David Gundlach lived a life many in his northern Indiana hometown could only dream of, using a fortune made from the sale of his British insurance company to travel the world, collect multimillion-dollar homes and luxury cars and dabble in the movie industry.
But the eccentric entrepreneur's Indiana roots ran deeper than many knew, and now Elkhart, which once symbolized the depths of the Great Recession, is preparing for a reversal of fortune thanks to what many residents simply call "The Gift."
Gundlach died in October 2011, leaving his $150 million fortune to the Elkhart County Community Foundation, which was founded in 1989 to improve the county by raising funds for nonprofits. Foundation leaders have recently begun awarding grants to nonprofit groups and are planning how best to use the money in help the county's 200,000 residents.
"David's gift is historic, truly historic. It will write a different future for Elkhart County," said Pete McCown, president of the foundation.
That different future is a welcome change for Elkhart County, where the jobless rate peaked in 2009 at 18.9 percent and nearly 18,000 jobs disappeared after the recreational industry collapsed. Things got so bad that President Barack Obama made two stops in 2009 to tout his economic stimulus plan.
Nonprofit organizations that bowed under the weight of the need for services during the down times say Gundlach's gift gives the community something that was missing for far too long.

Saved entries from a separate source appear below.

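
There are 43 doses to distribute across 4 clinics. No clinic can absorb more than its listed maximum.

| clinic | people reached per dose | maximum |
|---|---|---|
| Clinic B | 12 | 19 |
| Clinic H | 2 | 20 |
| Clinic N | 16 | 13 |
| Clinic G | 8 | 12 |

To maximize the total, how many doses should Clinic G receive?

11

Order the clinics by people reached per dose: Clinic N 16 > Clinic B 12 > Clinic G 8 > Clinic H 2.
Give Clinic N 13 to hit its cap of 13 — 30 left.
Clinic B: +19 to 19 (cap) — 11 left.
Clinic G has room for 12 but only 11 remain, so it gets 11.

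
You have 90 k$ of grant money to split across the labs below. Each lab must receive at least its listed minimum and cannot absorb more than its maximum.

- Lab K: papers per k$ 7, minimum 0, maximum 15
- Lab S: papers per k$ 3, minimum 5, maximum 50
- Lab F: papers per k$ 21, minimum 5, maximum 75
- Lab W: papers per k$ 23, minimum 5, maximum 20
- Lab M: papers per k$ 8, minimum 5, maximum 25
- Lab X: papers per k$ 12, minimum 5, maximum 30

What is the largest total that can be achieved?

1730

Meeting every minimum uses 0+5+5+5+5+5 = 25 k$, leaving 65.
Order the labs by papers per k$: Lab W 23 > Lab F 21 > Lab X 12 > Lab M 8 > Lab K 7 > Lab S 3.
Lab W: +15 to 20 (cap) → 50 left.
Lab F: +50 (room for 70) → 55. Pool exhausted.
Total = 3×5 + 21×55 + 23×20 + 8×5 + 12×5 = 1730.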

"Hope is just essential when it comes to the role of a community, and this gift is just absolutely a blessing from the standpoint of increasing that hope," said Rod Roberson, executive director of Church Community Services of Elkhart, a faith-based organization that provides social services to those in need. "That's one of the reasons people call it simply 'The Gift.'"
Roberson's organization saw a $1 million capital campaign stall in 2008 for several years because it had to focus on meeting emergency needs instead of long-term needs. He said Gundlach's gift gives not-for-profits hope that there will be a source of money even in tough times. Church Community Services recently received a $100,000 grant from the community foundation for a Men Alive program, where it provides life skills and employment training for six men for 20 hours a week for 20 weeks.
D.J. Kosloski, 20, doesn't know who Gundlach was, but he's benefiting from that grant. He has learning disabilities that make reading and writing a struggle and has been unable to find a full-time job since graduating from high school nearly three years ago.
Kosloski is making minimum wage and learning skills ranging from how to plant a vegetable garden to how to work in a warehouse through Men Alive. He's also building his self-discipline and self-esteem.
"I still started to get a little depressed because I didn't have a job," he said. "This program has given me confidence to apply to college after this while working full time."
Other early beneficiaries of Gundlach's generosity include the Bashor Children's Home, which offers programs for at-risk youth; the Elkhart County Museum Association, which is using its grant to pay for school field trips; and the Salvation Army of Goshen, which used its $250,000 grant for a senior care program as leverage to obtain another national grant of $500,000.
The benefits are expected to grow as the foundation determines how best to spend Gundlach's bequest. McCown said. Gundlach, who enjoyed contributing to charities around the world, collected works by Salvador Dali and Marc Chagall and backed the 2010 movie "Get Low," placed no restrictions on how to distribute the funds.
The foundation plans to award grants each year worth 5 percent of its endowment's average value for the 16 previous quarters, so it will take a while before the full effects of Gundlach's donation are felt. But things are already getting better.
The Bureau of Labor Statistics reported the county led the nation in job growth between September 2011 and September 2012 with 4,734 manufacturing jobs added. RV shipments finished at a four-year high. And the county's unemployment rate in January was 6.2 percent.
County Commissioner Mike Yoder said permanent change will take time.
"I think one of the challenges for this community is to understand that we're talking about a generational change. You don't transform a community in two or three years. It takes a generation," he said.
Gundlach's gift was the ninth-largest in the nation in 2012, according to the Chronicle of Philanthropy.